GoDaddy, one of the world’s largest domain registrar and a web hosting company that provides services to roughly 19 million customers around the world, has confirmed a data breach.

According to a BleepingComputer report, GoDaddy notified notified some of its customers that an unauthorized party used their web hosting account credentials to connect to their hosting account via SSH. GoDaddy claims the breach took place on October 19, 2019 and was discovered on April 23, 2020, after the company's security team discovered an altered SSH file in GoDaddy's hosting environment and suspicious activity on a subset of GoDaddy's servers.

GoDaddy's Vice President for Corporate Communications later told BleepingComputer in an official statement that roughly 28,000 customers' hosting accounts were affected in the incident: "On April 23, 2020, we identified SSH usernames and passwords had been compromised through an altered SSH file in our hosting environment.
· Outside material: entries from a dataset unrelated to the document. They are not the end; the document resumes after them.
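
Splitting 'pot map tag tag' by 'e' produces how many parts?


Splitting by 'e' breaks the string at each occurrence of the separator.
Text: 'pot map tag tag'
Parts after split:
  Part 1: 'pot map tag tag'
Total parts: 1

1


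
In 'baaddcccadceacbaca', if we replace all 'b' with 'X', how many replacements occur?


re.sub('b', 'X', text) replaces every occurrence of 'b' with 'X'.
Text: 'baaddcccadceacbaca'
Scanning for 'b':
  pos 0: 'b' -> replacement #1
  pos 14: 'b' -> replacement #2
Total replacements: 2

2


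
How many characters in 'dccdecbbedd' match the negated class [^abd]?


Negated class [^abd] matches any char NOT in {a, b, d}
Scanning 'dccdecbbedd':
  pos 0: 'd' -> no (excluded)
  pos 1: 'c' -> MATCH
  pos 2: 'c' -> MATCH
  pos 3: 'd' -> no (excluded)
  pos 4: 'e' -> MATCH
  pos 5: 'c' -> MATCH
  pos 6: 'b' -> no (excluded)
  pos 7: 'b' -> no (excluded)
  pos 8: 'e' -> MATCH
  pos 9: 'd' -> no (excluded)
  pos 10: 'd' -> no (excluded)
Total matches: 5

5


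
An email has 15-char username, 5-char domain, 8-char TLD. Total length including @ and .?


An email address has format: username@domain.tld
Username length: 15
'@' character: 1
Domain length: 5
'.' character: 1
TLD length: 8
Total = 15 + 1 + 5 + 1 + 8 = 30

30


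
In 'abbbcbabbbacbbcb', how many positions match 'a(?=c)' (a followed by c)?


Lookahead 'a(?=c)' matches 'a' only when followed by 'c'.
String: 'abbbcbabbbacbbcb'
Checking each position where char is 'a':
  pos 0: 'a' -> no (next='b')
  pos 6: 'a' -> no (next='b')
  pos 10: 'a' -> MATCH (next='c')
Matching positions: [10]
Count: 1

1


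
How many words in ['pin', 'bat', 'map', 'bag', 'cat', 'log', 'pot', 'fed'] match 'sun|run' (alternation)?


Alternation 'sun|run' matches either 'sun' or 'run'.
Checking each word:
  'pin' -> no
  'bat' -> no
  'map' -> no
  'bag' -> no
  'cat' -> no
  'log' -> no
  'pot' -> no
  'fed' -> no
Matches: []
Count: 0

0


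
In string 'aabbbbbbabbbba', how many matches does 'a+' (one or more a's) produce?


Pattern 'a+' matches one or more consecutive a's.
String: 'aabbbbbbabbbba'
Scanning for runs of a:
  Match 1: 'aa' (length 2)
  Match 2: 'a' (length 1)
  Match 3: 'a' (length 1)
Total matches: 3

3


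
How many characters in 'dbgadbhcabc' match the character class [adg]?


Character class [adg] matches any of: {a, d, g}
Scanning string 'dbgadbhcabc' character by character:
  pos 0: 'd' -> MATCH
  pos 1: 'b' -> no
  pos 2: 'g' -> MATCH
  pos 3: 'a' -> MATCH
  pos 4: 'd' -> MATCH
  pos 5: 'b' -> no
  pos 6: 'h' -> no
  pos 7: 'c' -> no
  pos 8: 'a' -> MATCH
  pos 9: 'b' -> no
  pos 10: 'c' -> no
Total matches: 5

5


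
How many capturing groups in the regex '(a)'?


To count capturing groups, count each '(' that starts a group.
Pattern: '(a)'
Walking through the pattern:
  Position 0: '(' -> group #1
Total capturing groups: 1

1


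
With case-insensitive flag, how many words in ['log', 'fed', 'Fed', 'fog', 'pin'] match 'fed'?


Case-insensitive matching: compare each word's lowercase form to 'fed'.
  'log' -> lower='log' -> no
  'fed' -> lower='fed' -> MATCH
  'Fed' -> lower='fed' -> MATCH
  'fog' -> lower='fog' -> no
  'pin' -> lower='pin' -> no
Matches: ['fed', 'Fed']
Count: 2

2


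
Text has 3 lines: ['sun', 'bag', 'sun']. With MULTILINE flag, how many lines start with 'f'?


With MULTILINE flag, ^ matches the start of each line.
Lines: ['sun', 'bag', 'sun']
Checking which lines start with 'f':
  Line 1: 'sun' -> no
  Line 2: 'bag' -> no
  Line 3: 'sun' -> no
Matching lines: []
Count: 0

0


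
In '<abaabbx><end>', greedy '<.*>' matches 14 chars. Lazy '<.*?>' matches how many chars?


Greedy '<.*>' tries to match as MUCH as possible.
Lazy '<.*?>' tries to match as LITTLE as possible.

String: '<abaabbx><end>'
Greedy '<.*>' starts at first '<' and extends to the LAST '>': '<abaabbx><end>' (14 chars)
Lazy '<.*?>' starts at first '<' and stops at the FIRST '>': '<abaabbx>' (9 chars)

9


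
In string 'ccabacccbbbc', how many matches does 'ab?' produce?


Pattern 'ab?' matches 'a' optionally followed by 'b'.
String: 'ccabacccbbbc'
Scanning left to right for 'a' then checking next char:
  Match 1: 'ab' (a followed by b)
  Match 2: 'a' (a not followed by b)
Total matches: 2

2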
This affected approximately 28,000 customers. We immediately reset these usernames and passwords, removed the offending SSH file from our platform, and have no indication the threat actor used our customers’ credentials or modified any customer hosting accounts. To be clear, the threat actor did not have access to customers’ main GoDaddy accounts."

In a notification letter, GoDaddy says that the investigation found that an authorized individual had access to login nformation used to connect to SSH to hosting accounts. "This incident is limited in scope to your hosting account," GoDaddy told its customers. "Your main GoDaddy.com customer account, and the information stored within your customer account, was not accessible by this threat actor."

Matt Walmsley, EMEA Director at Vectra, say, “It’s unclear whether GoDaddy’s reported incident was because of the re-use of previously stolen credentials or from brute force attacks. There have also been recent reports of GoDaddy’s support employees being successfully phished, which might be connected. Regardless of how the unauthorized access was gained, it’s a sharp reminder that the monitoring of how privileged credentials are used, not just granted, can make the difference between detecting an active attack and being blissfully ignorant to a breach.”